Adjustable NURBS tollerance

I’d very much like some access to (adjust) the usual NURBS tollerance or threshold numbers.

The tolerance, for example, used to determine if end points are the ‘same’ when creating surfaces, is something I’d like to be able to adjust. Possibly on a ‘per’ surface creation basis.

Also, some visualization of which end points are considered within tollerance, and which are not, would be useful.

Hunting down exactly which end point is ‘slighlty’ out of tollerance, is a pain in the rear.

Thank you for this suggestion, @Leith! This is a good suggestion, and I’ll add it to our backlog.

What’s the use-case for this feature in your work? Any example would be great.

This particular feature isn’t so much a use-case feature as perhaps a workflow issue. When I first started using the app, I found that drawing curves that seemed to intersect with snapping, didn’t always net curves that intersect at the corners. Which, both messed up the surfacing, and also left little curve ends. Which were both a pain to track down.

It’s possible it’s because I was working on a 50 meter long object in a “meters” unit scale. It may be that the scale I was working at was mismatched with the engine’s default tolerances for snapping and such. I’m not sure. I’ll do some experimentation to see if I can get a better handle on it.

As for examples: I’ll give some images that explain a bit how my patch modeling workflow is currently going. I’m in the middle of finding a good workflow. So this is more experimental as a workflow at the moment.

Attached find two images. Both from Houdini.

I’ve imported the IGES file directly from uMake. And you can see my curves and surfaces that I used to define a surface with a freeform curve cage in uMake. The surface isoparms are very ugly. As expected from building square surfaces from longer curves that I don’t really have ideal control over. Also, the patch normals are inverted all over the place, which can’t really be seen in uMake itself so easily, but reveals on export.

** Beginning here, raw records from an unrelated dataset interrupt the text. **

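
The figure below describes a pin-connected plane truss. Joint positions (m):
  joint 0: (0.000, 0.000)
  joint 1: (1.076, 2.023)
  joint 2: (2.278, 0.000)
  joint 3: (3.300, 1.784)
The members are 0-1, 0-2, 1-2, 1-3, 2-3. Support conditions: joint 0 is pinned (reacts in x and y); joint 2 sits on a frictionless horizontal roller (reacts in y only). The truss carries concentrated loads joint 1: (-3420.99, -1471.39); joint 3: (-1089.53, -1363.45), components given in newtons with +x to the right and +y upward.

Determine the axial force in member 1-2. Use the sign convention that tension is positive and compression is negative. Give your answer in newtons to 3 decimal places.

N=4 nodes, M=5 members, R=3 reactions → 2N=8, M+R=8
member 0 (0-1): L=2.2914, (cx,cy)=(0.4696,0.8829)
member 1 (0-2): L=2.2780, (cx,cy)=(1.0000,0.0000)
member 2 (1-2): L=2.3532, (cx,cy)=(0.5108,-0.8597)
member 3 (1-3): L=2.2368, (cx,cy)=(0.9943,-0.1068)
member 4 (2-3): L=2.0560, (cx,cy)=(0.4971,0.8677)
solve A·x = −loads:
  F[0-1] = -4594.0260 N (compression)
  F[0-2] = -2353.2056 N (compression)
  F[1-2] = +3042.7300 N (tension)
  F[1-3] = -292.2355 N (compression)
  F[2-3] = -1607.3168 N (compression)
  Rx@0 = +4510.5200 N
  Ry@0 = +4055.9917 N
  Ry@2 = -1221.1517 N

3042.730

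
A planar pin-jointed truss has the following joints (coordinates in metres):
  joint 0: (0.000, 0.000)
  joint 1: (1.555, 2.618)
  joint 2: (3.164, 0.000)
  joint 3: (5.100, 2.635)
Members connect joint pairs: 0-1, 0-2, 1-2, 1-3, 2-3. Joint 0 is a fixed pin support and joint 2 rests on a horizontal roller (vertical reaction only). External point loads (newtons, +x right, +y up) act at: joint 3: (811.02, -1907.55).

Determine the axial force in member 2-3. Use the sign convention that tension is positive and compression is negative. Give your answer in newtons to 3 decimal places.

N=4 nodes, M=5 members, R=3 reactions → 2N=8, M+R=8
member 0 (0-1): L=3.0450, (cx,cy)=(0.5107,0.8598)
member 1 (0-2): L=3.1640, (cx,cy)=(1.0000,0.0000)
member 2 (1-2): L=3.0729, (cx,cy)=(0.5236,-0.8520)
member 3 (1-3): L=3.5450, (cx,cy)=(1.0000,0.0048)
member 4 (2-3): L=3.2698, (cx,cy)=(0.5921,0.8059)
solve A·x = −loads:
  F[0-1] = +2143.1473 N (tension)
  F[0-2] = -283.4324 N (compression)
  F[1-2] = -2150.3053 N (compression)
  F[1-3] = +2220.3931 N (tension)
  F[2-3] = -2380.2822 N (compression)
  Rx@0 = -811.0200 N
  Ry@0 = -1842.6215 N
  Ry@2 = +3750.1715 N

-2380.282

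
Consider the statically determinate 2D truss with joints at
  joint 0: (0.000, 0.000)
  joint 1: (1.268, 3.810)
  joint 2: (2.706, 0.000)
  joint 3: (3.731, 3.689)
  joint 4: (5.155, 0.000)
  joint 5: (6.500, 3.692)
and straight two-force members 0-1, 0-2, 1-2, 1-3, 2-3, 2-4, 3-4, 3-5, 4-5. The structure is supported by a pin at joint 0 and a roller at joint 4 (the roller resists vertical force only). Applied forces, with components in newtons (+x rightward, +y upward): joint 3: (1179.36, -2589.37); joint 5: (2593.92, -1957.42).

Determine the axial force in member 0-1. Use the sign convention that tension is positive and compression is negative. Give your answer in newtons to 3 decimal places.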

Were I doing this in Maya rather than uMake, I would be:

  1. Cutting up the curves and rebuilding (replacing with a matched curve) constantly. The rebuilt curves always being uniform (reparamatarized) curves of the same complexity. Which keeps the square patch isoparms lined up with one another at the edges. This is important for being able to mesh/stitch the patches perfectly.

  2. Making sure every patch had correct normals and flipping them if they don’t. Again, so I can generate a valid mesh.

The second image is of a fully automatically re-patched version of the former. I was able to do some Houdini-foo to make up for the things I can’t easily do in uMake. The end result is a very clean quad mesh. If you look carefully, you’ll see some hard patch edge intersections have gone soft. This is actually purposeful in this case. I’ve built this mesh with 3 segments per curve and then put two levels of subdivision on top. This is because I wanted to smooth out the tangents at the patch edges. Mostly because I was lazy and didn’t do such a good job of it making the original curve cage. But if I wanted to keep my cage’s crisp edges and tangents, I could, by doing something like 10 or 20 curve divisions instead.

Thanks for this insightful explanation! When we first created uMake (3 years ago), we thought the current level of curves tangency would be sufficient, but as the iPad progressed and uMake evolved, we think we can definitely do better. We will investigate further how can we improve.